4.2.2

# Bulk Properties of Solids

Test yourself

## Hooke's Law

Hooke's law is a proportional relationship between the force experienced and the extension observed. The relationship exists up to an elastic limit.

### Hooke's law

• Hooke's law is the relationship that the force F experienced by an extensible object is proportional to its extension ΔL:
• F α ΔL
• The constant of proportionality is labelled k and is called the stiffness constant.
• This gives the equation:
• F = kΔL
• The force acts to restore the object back to its original shape, so it acts in the opposite direction to that of the extension.

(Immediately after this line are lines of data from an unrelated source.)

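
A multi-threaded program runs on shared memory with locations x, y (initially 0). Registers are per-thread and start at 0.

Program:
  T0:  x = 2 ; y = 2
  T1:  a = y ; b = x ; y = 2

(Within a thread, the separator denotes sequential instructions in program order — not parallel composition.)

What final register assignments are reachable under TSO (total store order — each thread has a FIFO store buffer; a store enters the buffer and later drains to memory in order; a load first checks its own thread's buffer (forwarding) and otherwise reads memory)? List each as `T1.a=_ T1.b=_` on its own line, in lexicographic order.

T1.a=0 T1.b=0
T1.a=0 T1.b=2
T1.a=2 T1.b=2

outcome vector order: (T1.a,T1.b)
|TSO outcomes| = 3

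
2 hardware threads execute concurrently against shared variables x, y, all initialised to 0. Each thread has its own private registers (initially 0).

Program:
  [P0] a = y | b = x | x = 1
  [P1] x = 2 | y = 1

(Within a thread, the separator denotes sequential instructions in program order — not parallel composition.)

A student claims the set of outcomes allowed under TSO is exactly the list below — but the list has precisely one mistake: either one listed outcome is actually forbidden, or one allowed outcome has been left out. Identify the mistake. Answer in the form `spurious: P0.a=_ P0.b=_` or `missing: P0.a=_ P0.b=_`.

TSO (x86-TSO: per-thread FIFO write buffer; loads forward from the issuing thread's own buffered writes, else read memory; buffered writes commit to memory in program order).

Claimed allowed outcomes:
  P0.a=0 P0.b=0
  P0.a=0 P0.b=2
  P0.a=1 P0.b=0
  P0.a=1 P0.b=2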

### Limit of proportionality

• Hooke's law is a relationship between two quantities. But, this relationship does not always hold.
• When a force-extension graph is linear, Hooke's law applies.
• When a force-extension graph is non-linear, Hooke's law does NOT apply.

### Elastic limit

• An object (e.g. a spring) is elastic if it returns back to zero extension when the load on it is removed.
• The elastic limit is the maximum force the spring can sustain and then return to zero extension.

• The gradient of a force-extension graph is the value of the constant of proportionality, k.
• For springs, this is the familiar spring constant.

## Strain and Stress

Summary values of materials are useful for engineers to compare the qualities of different materials. Two examples of summary values are stress and strain.

### Effect of forces

• Forces can change an object's shape.
• The study of stress and strain is a study of how forces change an object's shape.
• Some forces stretch the object.
• These forces are called tensile forces.
• Some forces squash the object.
• These forces are called compressive forces.

### Stress

• Stress can be defined as:
• Stress = $\frac{force\space along\space the\space axis\space of\space the\space object}{cross-sectional\space area \space of \space the \space object}$
• $\sigma = \frac{F}{A}$
• If the force is tensile, then the stress is positive.
• If the force is compressive, then the stress is negative.
• The units are newtons per metre squared (N/m2) or pascals (Pa).

### Strain

• Strain can be defined as:
• $strain = \frac{extension}{original\space length}$
• $\epsilon = \frac{\Delta L}{L}$
• If the force is tensile, then the strain is positive.
• If the force is compressive, then the strain is negative.
• There are no units for strain because strain is a ratio.

### Elastic strain energy

• When an elastic object is stretched, energy needs to be supplied to the object to stretch the object.
• The supplied energy is the elastic strain energy.
• The elastic strain energy can be determined from the area underneath a force-extension graph.

### Breaking stress

• Breaking stress is the stress required to break the material.
• The maximum tensile stress an object can withstand is called the ultimate tensile stress.
• Some materials can undergo some strain beyond the point of ultimate tensile stress before breaking.

## Plastic and Brittle Behaviour

Objects respond differently to a wide range of stresses and strains.

### Plastic behaviour

• An object behaves plastically if it undergoes permanent deformation under stress.
• Plastic behaviour occurs after the elastic limit.
• Stretching strawberry laces is an example of plastic behaviour.
• To identify areas of plastic behaviour on a force-extension graph, look to the right of the elastic limit point.

### Brittle behaviour

• An object is brittle if it breaks suddenly and cracks. There will be very little plastic behaviour shown.
• An example of a brittle food is hard sugar sweets.

### Fractures

• Fractures happen when the material completely breaks.